AH: It caught my attention. Upon seeing it with an audience for the first time, there were moments I was not expecting that people would laugh at. I figured it was because the tension was so pervasive, as soon as there is a chance to take a break, it would be like a release valve.

I feel the presence of Armie Hammer and Jason Isaacs is a bit of a red herring. If this was an American movie, they would have pulled a John McClane.

AM: There is no way we would have had them save the day because that’s not what happened. There was a special forces team guarding cricketers staying at the Taj on the top floor. They assisted in the escape, but they couldn’t do much because they didn’t have their weapons. Jason Isaacs’ character has that kind of background. If you keep an eye on him, he is always looking for a way out, but he is not going to take an insane risk. It’s not a story of a white dude saving the day, it’s the everymen — the Indian staff members; Hindu, Muslim, Sikh.

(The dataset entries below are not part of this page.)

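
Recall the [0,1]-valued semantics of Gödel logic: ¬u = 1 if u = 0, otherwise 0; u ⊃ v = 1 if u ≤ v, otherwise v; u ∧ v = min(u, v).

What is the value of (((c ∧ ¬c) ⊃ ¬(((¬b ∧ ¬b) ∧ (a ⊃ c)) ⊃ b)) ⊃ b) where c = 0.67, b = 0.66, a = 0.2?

0.66

¬c: Gödel ¬ of 0.67 = 0 (operand ≠ 0)
(c ∧ ¬c) = min(0.67, 0) = 0
¬b: Gödel ¬ of 0.66 = 0 (operand ≠ 0)
¬b: Gödel ¬ of 0.66 = 0 (operand ≠ 0)
(¬b ∧ ¬b) = min(0, 0) = 0
(a ⊃ c): 0.2 ≤ 0.67, so result = 1
((¬b ∧ ¬b) ∧ (a ⊃ c)) = min(0, 1) = 0
(((¬b ∧ ¬b) ∧ (a ⊃ c)) ⊃ b): 0 ≤ 0.66, so result = 1
¬(((¬b ∧ ¬b) ∧ (a ⊃ c)) ⊃ b): Gödel ¬ of 1 = 0 (operand ≠ 0)
((c ∧ ¬c) ⊃ ¬(((¬b ∧ ¬b) ∧ (a ⊃ c)) ⊃ b)): 0 ≤ 0, so result = 1
(((c ∧ ¬c) ⊃ ¬(((¬b ∧ ¬b) ∧ (a ⊃ c)) ⊃ b)) ⊃ b): 1 > 0.66, so result = 0.66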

Nazanin, to what extent does your human rights advocacy inform the roles you take? [Nazanin is an Amnesty International spokeswoman.]

NAZANIN BONIADI: It’s twofold. The beauty about acting is that gives me the platform to go to Washington or the German parliament to talk to people about things I actually care about. As actors we get to portray the human condition, and as activist we get to change it.

This is a naive question, but here goes anyway. Do you believe film has the power to change the world?

JI: Stories have an enormous power. That’s why we’ve gathered around the fire or scraped stories in the walls of caves forever. In these times, when creditable news sources and proper journalism have been undermined and people don’t believe even verified sources, sometimes fiction is the best way to speak to the world. It bypasses partisan politics and presents a universal human truth. It works at a more profound level than information.

What do you expect audiences get from Hotel Mumbai?

AH: In most films in which a terror attack happens, the terrorists are nameless, faceless. Here you see the human side of it. You see kids tricked into this, told that their families would be getting money if they do jihad. You witness the emotional toll on the hostages and the gunmen. It’s not a two-dimensional portrait of a faceless evil, it’s human beings. We, as Americans, use the term terror attack for anything that’s done to us, but then you also see why these people were motivated in the first place. You will walk into this film and it will make you feel something the entire time. It may not be an emotion you’re comfortable with, but it’s not something you can shake as soon as the movie is done.

AM: The world’s pretty divided at the moment. The example set by the guests and staff — from waiters from the slums to hedge fund managers — of coming together and trying to get through this is a good one for us to consider.